The European Securities and Markets Authority (ESMA) has published final reporting guidelines for the Alternative Investment Fund Managers’ Directive (AIFMD), along with a new proposal for another level of mandatory reporting.
ESMA said it had published an opinion proposing the introduction of additional periodic reporting for alternative investment funds (AIFs), to include information such as the Value-at-Risk of the funds, or the number of transactions carried out using high-frequency algorithmic trading techniques.
The authority published final guidelines on the reporting obligations under the AIFMD, which require managers of AIFs to report certain information to their national supervisors.
The directive covers hedge funds, private equity and real estate funds and came into force in July.
According to the final guidelines, managers will have to report on the portfolio concentration of alternative investment funds.
Key elements of this include reporting the breakdown of funds’ investment strategies, the main markets and instruments in which they trade, the total value of assets under management and turnover of each fund, as well as the principal exposures and the most important portfolio concentration of the funds.
The key elements of the additional level of reporting the authority is now proposing include the funds’ risk measures, their liquidity profile and their leverage.
ESMA said the guidelines clarified AIFMD provisions on required information, which would help achieve a more comprehensive and consistent oversight of the activities of alternative investment fund managers.

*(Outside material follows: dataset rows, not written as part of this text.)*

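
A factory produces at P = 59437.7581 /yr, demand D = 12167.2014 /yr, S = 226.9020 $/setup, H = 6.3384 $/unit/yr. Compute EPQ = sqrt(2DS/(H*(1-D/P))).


1 - D/P = 1 - 0.2047 = 0.7953
H*(1-D/P) = 5.0409
2DS = 5521524.6641
EPQ = sqrt(1095345.3697) = 1046.5875

1046.5875 units


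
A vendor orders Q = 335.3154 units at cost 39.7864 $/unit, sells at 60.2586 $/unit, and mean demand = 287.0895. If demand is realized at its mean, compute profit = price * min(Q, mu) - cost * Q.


Sales at mu = min(335.3154, 287.0895) = 287.0895
Revenue = 60.2586 * 287.0895 = 17299.6113
Total cost = 39.7864 * 335.3154 = 13340.9926
Profit = 17299.6113 - 13340.9926 = 3958.6187

3958.6187 $


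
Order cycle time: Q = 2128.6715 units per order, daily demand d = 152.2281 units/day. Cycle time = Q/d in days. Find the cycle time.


Cycle = 2128.6715 / 152.2281 = 13.9834

13.9834 days


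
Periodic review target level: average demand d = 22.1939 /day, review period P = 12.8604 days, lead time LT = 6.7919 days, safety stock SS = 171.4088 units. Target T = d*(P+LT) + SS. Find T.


P + LT = 19.6523
d*(P+LT) = 22.1939 * 19.6523 = 436.1612
T = 436.1612 + 171.4088 = 607.5700

607.5700 units


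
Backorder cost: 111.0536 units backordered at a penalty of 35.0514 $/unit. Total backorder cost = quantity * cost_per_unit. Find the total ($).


Total = 111.0536 * 35.0514 = 3892.5842

3892.5842 $


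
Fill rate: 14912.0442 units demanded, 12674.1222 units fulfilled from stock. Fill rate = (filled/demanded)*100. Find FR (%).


FR = 12674.1222 / 14912.0442 * 100 = 84.9925

84.9925%


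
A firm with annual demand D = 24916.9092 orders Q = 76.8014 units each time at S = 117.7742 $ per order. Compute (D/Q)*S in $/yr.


Number of orders = D/Q = 324.4330
Cost = 324.4330 * 117.7742 = 38209.8379

38209.8379 $/yr


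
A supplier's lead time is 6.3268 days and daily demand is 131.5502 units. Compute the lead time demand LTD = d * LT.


LTD = 131.5502 * 6.3268 = 832.2918

832.2918 units


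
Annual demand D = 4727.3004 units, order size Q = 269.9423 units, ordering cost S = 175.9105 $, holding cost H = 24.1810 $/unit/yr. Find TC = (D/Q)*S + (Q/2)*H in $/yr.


Ordering cost = D*S/Q = 3080.5908
Holding cost = Q*H/2 = 3263.7374
TC = 3080.5908 + 3263.7374 = 6344.3282

6344.3282 $/yr


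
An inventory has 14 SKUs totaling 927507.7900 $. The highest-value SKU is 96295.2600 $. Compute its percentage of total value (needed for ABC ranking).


Top item = 96295.2600
Total = 927507.7900
Percentage = 96295.2600 / 927507.7900 * 100 = 10.3822

10.3822%


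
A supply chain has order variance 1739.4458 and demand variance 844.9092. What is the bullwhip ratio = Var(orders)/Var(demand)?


BW = 1739.4458 / 844.9092 = 2.0587

2.0587


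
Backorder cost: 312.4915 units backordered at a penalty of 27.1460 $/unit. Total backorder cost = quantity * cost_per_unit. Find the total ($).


Total = 312.4915 * 27.1460 = 8482.8943

8482.8943 $


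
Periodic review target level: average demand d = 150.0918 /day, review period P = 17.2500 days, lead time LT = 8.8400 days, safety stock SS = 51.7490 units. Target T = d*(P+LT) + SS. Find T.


P + LT = 26.0900
d*(P+LT) = 150.0918 * 26.0900 = 3915.8951
T = 3915.8951 + 51.7490 = 3967.6441

3967.6441 units


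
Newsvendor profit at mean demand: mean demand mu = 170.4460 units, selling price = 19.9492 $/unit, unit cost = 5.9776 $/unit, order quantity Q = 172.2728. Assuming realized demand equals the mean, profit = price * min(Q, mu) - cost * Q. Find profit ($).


Sales at mu = min(172.2728, 170.4460) = 170.4460
Revenue = 19.9492 * 170.4460 = 3400.2613
Total cost = 5.9776 * 172.2728 = 1029.7779
Profit = 3400.2613 - 1029.7779 = 2370.4835

2370.4835 $


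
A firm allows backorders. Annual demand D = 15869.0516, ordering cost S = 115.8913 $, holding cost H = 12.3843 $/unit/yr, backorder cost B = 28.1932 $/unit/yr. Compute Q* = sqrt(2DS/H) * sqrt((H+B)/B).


sqrt(2DS/H) = 544.9795
sqrt((H+B)/B) = 1.1997
Q* = 544.9795 * 1.1997 = 653.8086

653.8086 units


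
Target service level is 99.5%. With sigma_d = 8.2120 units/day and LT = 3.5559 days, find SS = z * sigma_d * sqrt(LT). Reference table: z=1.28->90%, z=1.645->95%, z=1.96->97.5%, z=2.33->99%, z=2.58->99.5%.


From the table, SL = 99.5% corresponds to z = 2.58
sqrt(LT) = sqrt(3.5559) = 1.8857
SS = 2.58 * 8.2120 * 1.8857 = 39.9524

39.9524 units


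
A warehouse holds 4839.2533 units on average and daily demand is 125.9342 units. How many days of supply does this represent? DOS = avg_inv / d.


DOS = 4839.2533 / 125.9342 = 38.4268

38.4268 days


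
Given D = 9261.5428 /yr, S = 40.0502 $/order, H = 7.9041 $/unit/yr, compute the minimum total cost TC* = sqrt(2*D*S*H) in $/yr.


2*D*S*H = 5863682.5333
TC* = sqrt(5863682.5333) = 2421.5042

2421.5042 $/yr


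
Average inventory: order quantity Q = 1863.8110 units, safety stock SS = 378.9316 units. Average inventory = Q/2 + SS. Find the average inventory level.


Q/2 = 931.9055
Avg = 931.9055 + 378.9316 = 1310.8371

1310.8371 units


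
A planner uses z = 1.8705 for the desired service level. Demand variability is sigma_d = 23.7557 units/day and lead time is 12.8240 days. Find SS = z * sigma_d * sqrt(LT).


sqrt(LT) = sqrt(12.8240) = 3.5811
SS = 1.8705 * 23.7557 * 3.5811 = 159.1246

159.1246 units


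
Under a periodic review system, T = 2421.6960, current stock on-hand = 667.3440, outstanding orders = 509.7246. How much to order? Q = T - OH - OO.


Inventory position = OH + OO = 667.3440 + 509.7246 = 1177.0686
Q = 2421.6960 - 1177.0686 = 1244.6274

1244.6274 units


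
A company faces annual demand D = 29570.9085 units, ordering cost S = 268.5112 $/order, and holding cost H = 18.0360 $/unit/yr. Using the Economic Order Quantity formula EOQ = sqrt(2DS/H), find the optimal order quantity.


2*D*S = 2 * 29570.9085 * 268.5112 = 15880240.2529
2*D*S/H = 880474.6204
EOQ = sqrt(880474.6204) = 938.3361

938.3361 units


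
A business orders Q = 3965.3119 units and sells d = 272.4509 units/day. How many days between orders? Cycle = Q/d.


Cycle = 3965.3119 / 272.4509 = 14.5542

14.5542 days


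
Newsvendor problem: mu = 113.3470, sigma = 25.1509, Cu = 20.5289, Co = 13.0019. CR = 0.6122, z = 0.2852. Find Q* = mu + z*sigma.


CR = Cu/(Cu+Co) = 20.5289/(20.5289+13.0019) = 0.6122
z = 0.2852
Q* = 113.3470 + 0.2852 * 25.1509 = 120.5200

120.5200 units


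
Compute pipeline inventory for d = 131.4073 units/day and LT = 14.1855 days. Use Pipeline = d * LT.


Pipeline = 131.4073 * 14.1855 = 1864.0783

1864.0783 units


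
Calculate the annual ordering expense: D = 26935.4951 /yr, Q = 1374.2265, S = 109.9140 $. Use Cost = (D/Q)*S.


Number of orders = D/Q = 19.6005
Cost = 19.6005 * 109.9140 = 2154.3668

2154.3668 $/yr


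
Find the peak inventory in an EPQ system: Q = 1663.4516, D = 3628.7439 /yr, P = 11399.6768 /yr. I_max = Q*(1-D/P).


D/P = 0.3183
1 - D/P = 0.6817
I_max = 1663.4516 * 0.6817 = 1133.9419

1133.9419 units


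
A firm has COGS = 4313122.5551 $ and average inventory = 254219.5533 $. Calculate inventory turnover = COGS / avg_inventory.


Turnover = 4313122.5551 / 254219.5533 = 16.9661

16.9661


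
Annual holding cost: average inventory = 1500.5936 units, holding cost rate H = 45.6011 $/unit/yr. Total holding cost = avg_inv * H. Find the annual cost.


Cost = 1500.5936 * 45.6011 = 68428.7188

68428.7188 $/yr


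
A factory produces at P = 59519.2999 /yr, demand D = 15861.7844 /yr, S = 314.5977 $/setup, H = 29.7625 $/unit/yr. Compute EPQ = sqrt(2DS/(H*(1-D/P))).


1 - D/P = 1 - 0.2665 = 0.7335
H*(1-D/P) = 21.8308
2DS = 9980161.7803
EPQ = sqrt(457158.6802) = 676.1351

676.1351 units


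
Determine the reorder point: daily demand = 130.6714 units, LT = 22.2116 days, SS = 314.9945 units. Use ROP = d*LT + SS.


d*LT = 130.6714 * 22.2116 = 2902.4209
ROP = 2902.4209 + 314.9945 = 3217.4154

3217.4154 units


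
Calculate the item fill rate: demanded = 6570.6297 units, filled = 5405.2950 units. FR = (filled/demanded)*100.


FR = 5405.2950 / 6570.6297 * 100 = 82.2645

82.2645%


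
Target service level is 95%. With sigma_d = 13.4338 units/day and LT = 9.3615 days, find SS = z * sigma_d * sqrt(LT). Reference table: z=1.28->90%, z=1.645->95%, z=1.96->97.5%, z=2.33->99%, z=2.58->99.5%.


From the table, SL = 95% corresponds to z = 1.645
sqrt(LT) = sqrt(9.3615) = 3.0597
SS = 1.645 * 13.4338 * 3.0597 = 67.6141

67.6141 units


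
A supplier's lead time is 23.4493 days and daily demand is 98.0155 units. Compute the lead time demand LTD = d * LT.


LTD = 98.0155 * 23.4493 = 2298.3949

2298.3949 units


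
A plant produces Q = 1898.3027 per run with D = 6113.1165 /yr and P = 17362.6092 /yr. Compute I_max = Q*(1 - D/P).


D/P = 0.3521
1 - D/P = 0.6479
I_max = 1898.3027 * 0.6479 = 1229.9385

1229.9385 units


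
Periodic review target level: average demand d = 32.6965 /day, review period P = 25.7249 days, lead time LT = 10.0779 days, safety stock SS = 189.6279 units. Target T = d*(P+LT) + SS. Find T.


P + LT = 35.8028
d*(P+LT) = 32.6965 * 35.8028 = 1170.6263
T = 1170.6263 + 189.6279 = 1360.2542

1360.2542 units


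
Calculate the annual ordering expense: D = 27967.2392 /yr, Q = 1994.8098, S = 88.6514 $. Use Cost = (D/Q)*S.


Number of orders = D/Q = 14.0200
Cost = 14.0200 * 88.6514 = 1242.8929

1242.8929 $/yr


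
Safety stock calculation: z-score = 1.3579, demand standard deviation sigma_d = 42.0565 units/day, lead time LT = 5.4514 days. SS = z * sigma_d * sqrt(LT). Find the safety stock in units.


sqrt(LT) = sqrt(5.4514) = 2.3348
SS = 1.3579 * 42.0565 * 2.3348 = 133.3383

133.3383 units


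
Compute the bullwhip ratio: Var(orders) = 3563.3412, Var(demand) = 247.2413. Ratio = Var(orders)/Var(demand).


BW = 3563.3412 / 247.2413 = 14.4124

14.4124


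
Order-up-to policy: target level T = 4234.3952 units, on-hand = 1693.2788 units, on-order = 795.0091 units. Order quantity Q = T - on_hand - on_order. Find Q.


Inventory position = OH + OO = 1693.2788 + 795.0091 = 2488.2879
Q = 4234.3952 - 2488.2879 = 1746.1073

1746.1073 units


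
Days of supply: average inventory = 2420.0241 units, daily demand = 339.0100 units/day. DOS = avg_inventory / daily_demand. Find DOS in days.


DOS = 2420.0241 / 339.0100 = 7.1385

7.1385 days


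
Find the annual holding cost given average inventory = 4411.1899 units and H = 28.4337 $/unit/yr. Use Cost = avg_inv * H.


Cost = 4411.1899 * 28.4337 = 125426.4503

125426.4503 $/yr


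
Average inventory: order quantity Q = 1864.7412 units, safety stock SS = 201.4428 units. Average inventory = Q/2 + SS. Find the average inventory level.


Q/2 = 932.3706
Avg = 932.3706 + 201.4428 = 1133.8134

1133.8134 units


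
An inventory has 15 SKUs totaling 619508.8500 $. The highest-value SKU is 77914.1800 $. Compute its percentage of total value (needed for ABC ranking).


Top item = 77914.1800
Total = 619508.8500
Percentage = 77914.1800 / 619508.8500 * 100 = 12.5768

12.5768%


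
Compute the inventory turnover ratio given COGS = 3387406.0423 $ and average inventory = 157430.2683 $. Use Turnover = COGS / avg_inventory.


Turnover = 3387406.0423 / 157430.2683 = 21.5169

21.5169


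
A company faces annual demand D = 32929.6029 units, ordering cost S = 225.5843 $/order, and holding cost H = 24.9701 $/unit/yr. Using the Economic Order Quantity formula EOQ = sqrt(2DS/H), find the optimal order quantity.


2*D*S = 2 * 32929.6029 * 225.5843 = 14856802.8389
2*D*S/H = 594983.7141
EOQ = sqrt(594983.7141) = 771.3519

771.3519 units


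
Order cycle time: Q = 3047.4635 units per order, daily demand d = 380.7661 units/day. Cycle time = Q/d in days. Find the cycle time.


Cycle = 3047.4635 / 380.7661 = 8.0035

8.0035 days


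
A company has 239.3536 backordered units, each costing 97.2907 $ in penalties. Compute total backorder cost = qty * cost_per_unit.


Total = 239.3536 * 97.2907 = 23286.8793

23286.8793 $


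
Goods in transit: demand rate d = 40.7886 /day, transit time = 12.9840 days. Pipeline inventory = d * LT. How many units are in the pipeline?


Pipeline = 40.7886 * 12.9840 = 529.5992

529.5992 units


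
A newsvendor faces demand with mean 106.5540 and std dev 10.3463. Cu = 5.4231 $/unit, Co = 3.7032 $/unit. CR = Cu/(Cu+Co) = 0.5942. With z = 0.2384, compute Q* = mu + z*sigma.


CR = Cu/(Cu+Co) = 5.4231/(5.4231+3.7032) = 0.5942
z = 0.2384
Q* = 106.5540 + 0.2384 * 10.3463 = 109.0206

109.0206 units


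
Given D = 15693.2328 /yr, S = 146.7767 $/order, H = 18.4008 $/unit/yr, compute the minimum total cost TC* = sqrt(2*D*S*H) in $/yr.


2*D*S*H = 84768839.3974
TC* = sqrt(84768839.3974) = 9206.9995

9206.9995 $/yr


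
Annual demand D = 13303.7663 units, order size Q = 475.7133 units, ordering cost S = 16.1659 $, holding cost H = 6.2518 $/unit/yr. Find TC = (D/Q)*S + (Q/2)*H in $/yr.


Ordering cost = D*S/Q = 452.0945
Holding cost = Q*H/2 = 1487.0322
TC = 452.0945 + 1487.0322 = 1939.1267

1939.1267 $/yr


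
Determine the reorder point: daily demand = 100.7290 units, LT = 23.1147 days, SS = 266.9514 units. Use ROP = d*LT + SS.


d*LT = 100.7290 * 23.1147 = 2328.3206
ROP = 2328.3206 + 266.9514 = 2595.2720

2595.2720 units


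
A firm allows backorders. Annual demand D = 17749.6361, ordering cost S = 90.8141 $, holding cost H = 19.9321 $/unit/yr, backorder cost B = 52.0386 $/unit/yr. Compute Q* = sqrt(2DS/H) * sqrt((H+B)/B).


sqrt(2DS/H) = 402.1702
sqrt((H+B)/B) = 1.1760
Q* = 402.1702 * 1.1760 = 472.9605

472.9605 units


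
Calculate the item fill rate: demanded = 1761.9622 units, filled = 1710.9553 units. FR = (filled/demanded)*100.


FR = 1710.9553 / 1761.9622 * 100 = 97.1051

97.1051%


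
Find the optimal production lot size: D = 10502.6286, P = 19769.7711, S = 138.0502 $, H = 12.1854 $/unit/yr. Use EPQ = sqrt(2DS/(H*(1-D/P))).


1 - D/P = 1 - 0.5312 = 0.4688
H*(1-D/P) = 5.7119
2DS = 2899779.9575
EPQ = sqrt(507669.4780) = 712.5093

712.5093 units


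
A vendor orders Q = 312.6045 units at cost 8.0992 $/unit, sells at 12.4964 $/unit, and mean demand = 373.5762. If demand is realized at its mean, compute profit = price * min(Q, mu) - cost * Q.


Sales at mu = min(312.6045, 373.5762) = 312.6045
Revenue = 12.4964 * 312.6045 = 3906.4309
Total cost = 8.0992 * 312.6045 = 2531.8464
Profit = 3906.4309 - 2531.8464 = 1374.5845

1374.5845 $


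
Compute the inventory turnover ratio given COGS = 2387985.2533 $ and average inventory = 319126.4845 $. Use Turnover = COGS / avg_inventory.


Turnover = 2387985.2533 / 319126.4845 = 7.4829

7.4829


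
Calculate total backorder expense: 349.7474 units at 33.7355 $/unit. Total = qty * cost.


Total = 349.7474 * 33.7355 = 11798.9034

11798.9034 $


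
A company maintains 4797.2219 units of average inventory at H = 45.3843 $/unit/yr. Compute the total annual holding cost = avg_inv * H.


Cost = 4797.2219 * 45.3843 = 217718.5579

217718.5579 $/yr


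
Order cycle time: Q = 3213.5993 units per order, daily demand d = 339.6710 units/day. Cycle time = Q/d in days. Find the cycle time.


Cycle = 3213.5993 / 339.6710 = 9.4609

9.4609 days


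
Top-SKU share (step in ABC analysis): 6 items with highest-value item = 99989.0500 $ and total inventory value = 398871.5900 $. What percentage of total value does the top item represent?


Top item = 99989.0500
Total = 398871.5900
Percentage = 99989.0500 / 398871.5900 * 100 = 25.0680

25.0680%


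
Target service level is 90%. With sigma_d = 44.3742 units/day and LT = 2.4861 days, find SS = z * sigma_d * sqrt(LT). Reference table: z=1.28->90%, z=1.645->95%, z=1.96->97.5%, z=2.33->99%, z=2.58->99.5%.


From the table, SL = 90% corresponds to z = 1.28
sqrt(LT) = sqrt(2.4861) = 1.5767
SS = 1.28 * 44.3742 * 1.5767 = 89.5571

89.5571 units


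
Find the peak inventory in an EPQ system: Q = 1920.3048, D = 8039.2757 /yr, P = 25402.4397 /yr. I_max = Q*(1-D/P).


D/P = 0.3165
1 - D/P = 0.6835
I_max = 1920.3048 * 0.6835 = 1312.5734

1312.5734 units


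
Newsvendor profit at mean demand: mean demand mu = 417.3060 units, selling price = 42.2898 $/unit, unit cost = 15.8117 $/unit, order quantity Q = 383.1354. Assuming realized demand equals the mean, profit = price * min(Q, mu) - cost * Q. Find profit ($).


Sales at mu = min(383.1354, 417.3060) = 383.1354
Revenue = 42.2898 * 383.1354 = 16202.7194
Total cost = 15.8117 * 383.1354 = 6058.0220
Profit = 16202.7194 - 6058.0220 = 10144.6974

10144.6974 $


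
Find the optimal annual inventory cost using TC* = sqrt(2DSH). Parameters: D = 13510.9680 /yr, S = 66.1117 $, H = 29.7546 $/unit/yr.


2*D*S*H = 53155585.0002
TC* = sqrt(53155585.0002) = 7290.7877

7290.7877 $/yr


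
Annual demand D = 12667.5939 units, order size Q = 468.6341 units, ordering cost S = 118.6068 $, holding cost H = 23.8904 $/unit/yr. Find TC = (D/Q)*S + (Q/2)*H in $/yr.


Ordering cost = D*S/Q = 3206.0466
Holding cost = Q*H/2 = 5597.9281
TC = 3206.0466 + 5597.9281 = 8803.9747

8803.9747 $/yr


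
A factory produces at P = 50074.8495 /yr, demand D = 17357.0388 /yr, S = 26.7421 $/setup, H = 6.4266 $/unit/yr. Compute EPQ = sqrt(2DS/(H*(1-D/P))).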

The authority also said it was publishing technical supporting material that would make managers’ reporting easier, such as a consolidated reporting template, detailed IT guidance for filing of the XML and the XSD schema.
The guidelines will now be translated into the official EU languages.
When these translations are officially published, national regulators will have two months to confirm whether they comply or intend to comply by incorporating the guidelines into their supervisory practices, the EU authority said.